Questions on satisfaction with your own MP should become a regular part of polling

Our vote is not for a party or PM but for an individual MP

A key aspect of UK elections that seems to get sidelined is the nature of what we are actually doing when we vote at general elections. We are not, except in the EU parliament elections, voting for a specific party and we are not voting for a Prime Minister.

Our choice is for an individual to represent us at Westminster and to many voters that, as we have seen, can override party choice. Increasingly parties are making the personality and strengths of those selected a key part of the ground campaign which can make a difference in tight seats.

    What I find interesting about the Nottingham University/YouGov polling above is the very great gap between views of MPs generally and “your own MP”. The local factor is important.

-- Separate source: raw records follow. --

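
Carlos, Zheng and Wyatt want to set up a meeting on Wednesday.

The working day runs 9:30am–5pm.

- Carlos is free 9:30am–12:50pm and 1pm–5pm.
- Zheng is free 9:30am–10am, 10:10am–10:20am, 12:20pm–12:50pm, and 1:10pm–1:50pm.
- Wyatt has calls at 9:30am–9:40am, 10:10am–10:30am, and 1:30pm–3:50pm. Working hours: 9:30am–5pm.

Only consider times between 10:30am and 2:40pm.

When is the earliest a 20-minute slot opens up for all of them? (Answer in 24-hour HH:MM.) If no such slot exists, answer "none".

12:20

Wyatt free within 09:30–17:00: 09:40–10:10, 10:30–13:30, 15:50–17:00.
Carlos ∩ Zheng: 09:30–10:00, 10:10–10:20, 12:20–12:50, 13:10–13:50.
Carlos ∩ Zheng ∩ Wyatt: 09:40–10:00, 12:20–12:50, 13:10–13:30.
Restricted to 10:30–14:40: 12:20–12:50, 13:10–13:30.
Windows ≥ 20 min: 12:20–12:50, 13:10–13:30.
Earliest such window starts at 12:20.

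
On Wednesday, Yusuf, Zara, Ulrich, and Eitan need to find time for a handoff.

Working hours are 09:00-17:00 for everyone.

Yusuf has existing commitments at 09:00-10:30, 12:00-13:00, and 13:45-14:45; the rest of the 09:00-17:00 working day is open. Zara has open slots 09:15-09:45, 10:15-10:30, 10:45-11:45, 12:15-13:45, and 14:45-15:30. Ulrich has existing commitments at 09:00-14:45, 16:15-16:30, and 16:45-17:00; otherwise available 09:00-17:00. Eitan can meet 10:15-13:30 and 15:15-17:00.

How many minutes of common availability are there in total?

Yusuf free within 09:00–17:00: 10:30–12:00, 13:00–13:45, 14:45–17:00.
Ulrich free within 09:00–17:00: 14:45–16:15, 16:30–16:45.
Yusuf ∩ Zara: 10:45–11:45, 13:00–13:45, 14:45–15:30.
Yusuf ∩ Zara ∩ Ulrich: 14:45–15:30.
Yusuf ∩ Zara ∩ Ulrich ∩ Eitan: 15:15–15:30.
Total common minutes: 15.

15 minutes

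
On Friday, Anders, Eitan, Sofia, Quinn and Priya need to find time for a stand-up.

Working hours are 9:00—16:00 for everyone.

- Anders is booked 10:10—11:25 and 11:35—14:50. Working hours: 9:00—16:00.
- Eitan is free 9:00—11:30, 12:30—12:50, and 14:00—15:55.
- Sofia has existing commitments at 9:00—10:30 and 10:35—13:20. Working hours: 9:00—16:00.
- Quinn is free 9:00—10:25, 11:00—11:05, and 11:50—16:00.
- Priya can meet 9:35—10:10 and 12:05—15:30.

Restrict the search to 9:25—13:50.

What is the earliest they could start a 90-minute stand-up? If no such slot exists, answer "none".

none

Anders free within 09:00–16:00: 09:00–10:10, 11:25–11:35, 14:50–16:00.
Sofia free within 09:00–16:00: 10:30–10:35, 13:20–16:00.
Anders ∩ Eitan: 09:00–10:10, 11:25–11:30, 14:50–15:55.
Anders ∩ Eitan ∩ Sofia: 14:50–15:55.
Anders ∩ Eitan ∩ Sofia ∩ Quinn: 14:50–15:55.
Anders ∩ Eitan ∩ Sofia ∩ Quinn ∩ Priya: 14:50–15:30.
Restricted to 09:25–13:50: (none).
Windows ≥ 90 min: (none).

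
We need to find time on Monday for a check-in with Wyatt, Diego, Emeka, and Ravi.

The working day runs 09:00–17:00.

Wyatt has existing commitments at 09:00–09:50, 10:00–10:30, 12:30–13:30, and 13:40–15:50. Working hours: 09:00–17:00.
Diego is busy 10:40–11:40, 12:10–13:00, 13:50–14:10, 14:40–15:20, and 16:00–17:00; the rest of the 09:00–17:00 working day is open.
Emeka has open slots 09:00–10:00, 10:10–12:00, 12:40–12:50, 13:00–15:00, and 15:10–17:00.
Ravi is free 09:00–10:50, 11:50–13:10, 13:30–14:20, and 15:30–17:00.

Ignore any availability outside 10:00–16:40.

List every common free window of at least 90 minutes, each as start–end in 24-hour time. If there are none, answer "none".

none

Wyatt free within 09:00–17:00: 09:50–10:00, 10:30–12:30, 13:30–13:40, 15:50–17:00.
Diego free within 09:00–17:00: 09:00–10:40, 11:40–12:10, 13:00–13:50, 14:10–14:40, 15:20–16:00.
Wyatt ∩ Diego: 09:50–10:00, 10:30–10:40, 11:40–12:10, 13:30–13:40, 15:50–16:00.
Wyatt ∩ Diego ∩ Emeka: 09:50–10:00, 10:30–10:40, 11:40–12:00, 13:30–13:40, 15:50–16:00.
Wyatt ∩ Diego ∩ Emeka ∩ Ravi: 09:50–10:00, 10:30–10:40, 11:50–12:00, 13:30–13:40, 15:50–16:00.
Restricted to 10:00–16:40: 10:30–10:40, 11:50–12:00, 13:30–13:40, 15:50–16:00.
Windows ≥ 90 min: (none).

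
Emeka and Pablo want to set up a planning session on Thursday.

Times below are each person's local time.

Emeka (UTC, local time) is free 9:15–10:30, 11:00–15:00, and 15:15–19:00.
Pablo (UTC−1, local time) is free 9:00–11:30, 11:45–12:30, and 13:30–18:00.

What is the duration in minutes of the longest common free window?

Emeka → UTC: 09:15–10:30, 11:00–15:00, 15:15–19:00.
Pablo → UTC: 10:00–12:30, 12:45–13:30, 14:30–19:00.
Emeka ∩ Pablo: 10:00–10:30, 11:00–12:30, 12:45–13:30, 14:30–15:00, 15:15–19:00.
Common window lengths: 30, 90, 45, 30, 225 min; longest is 225.

225 minutes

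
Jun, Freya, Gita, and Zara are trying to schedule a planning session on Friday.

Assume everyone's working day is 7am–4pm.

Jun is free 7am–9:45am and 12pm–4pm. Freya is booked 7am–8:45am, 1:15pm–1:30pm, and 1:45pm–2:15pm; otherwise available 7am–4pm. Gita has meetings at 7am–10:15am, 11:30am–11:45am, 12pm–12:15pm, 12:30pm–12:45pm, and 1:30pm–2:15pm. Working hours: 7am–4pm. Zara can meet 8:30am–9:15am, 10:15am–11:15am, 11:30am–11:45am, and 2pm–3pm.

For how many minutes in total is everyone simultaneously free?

Freya free within 07:00–16:00: 08:45–13:15, 13:30–13:45, 14:15–16:00.
Gita free within 07:00–16:00: 10:15–11:30, 11:45–12:00, 12:15–12:30, 12:45–13:30, 14:15–16:00.
Jun ∩ Freya: 08:45–09:45, 12:00–13:15, 13:30–13:45, 14:15–16:00.
Jun ∩ Freya ∩ Gita: 12:15–12:30, 12:45–13:15, 14:15–16:00.
Jun ∩ Freya ∩ Gita ∩ Zara: 14:15–15:00.
Total common minutes: 45.

45 minutes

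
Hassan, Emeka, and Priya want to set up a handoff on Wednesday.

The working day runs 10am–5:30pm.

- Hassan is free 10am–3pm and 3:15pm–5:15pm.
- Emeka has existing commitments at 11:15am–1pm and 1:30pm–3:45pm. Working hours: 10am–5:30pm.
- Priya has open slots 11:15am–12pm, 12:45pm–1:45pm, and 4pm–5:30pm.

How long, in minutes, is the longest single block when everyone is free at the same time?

Emeka free within 10:00–17:30: 10:00–11:15, 13:00–13:30, 15:45–17:30.
Hassan ∩ Emeka: 10:00–11:15, 13:00–13:30, 15:45–17:15.
Hassan ∩ Emeka ∩ Priya: 13:00–13:30, 16:00–17:15.
Common window lengths: 30, 75 min; longest is 75.

75 minutes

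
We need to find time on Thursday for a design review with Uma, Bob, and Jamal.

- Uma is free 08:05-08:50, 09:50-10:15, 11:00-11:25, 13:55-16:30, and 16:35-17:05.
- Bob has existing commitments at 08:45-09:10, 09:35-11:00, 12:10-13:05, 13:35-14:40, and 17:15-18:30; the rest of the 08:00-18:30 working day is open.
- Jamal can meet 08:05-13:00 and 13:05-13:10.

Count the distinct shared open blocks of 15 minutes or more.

Bob free within 08:00–18:30: 08:00–08:45, 09:10–09:35, 11:00–12:10, 13:05–13:35, 14:40–17:15.
Uma ∩ Bob: 08:05–08:45, 11:00–11:25, 14:40–16:30, 16:35–17:05.
Uma ∩ Bob ∩ Jamal: 08:05–08:45, 11:00–11:25.
Windows ≥ 15 min: 08:05–08:45, 11:00–11:25.
That's 2 windows.

2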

I’ve made this point before here but we talk about leader ratings all the time but, apart from this polling for an academic project, the MP element seems to get totally ignored.

The size of parliamentary constituencies and the sheer cost and effort required for a seat specific poll mean that we are never going to see much local polling. But we can get a generic picture using the questions featured here.

Given, for instance, that so many blue hopes are resting on the “first time incumbency bonus” in the seats won last time then generic findings like those above are very useful.

It would also help us when betting on specific seats. Richard Nibavi had a guest slot last week on the mismatch between overall GE2015 outcome betting and the constituency prices. Maybe perceptions like the ones above are a factor.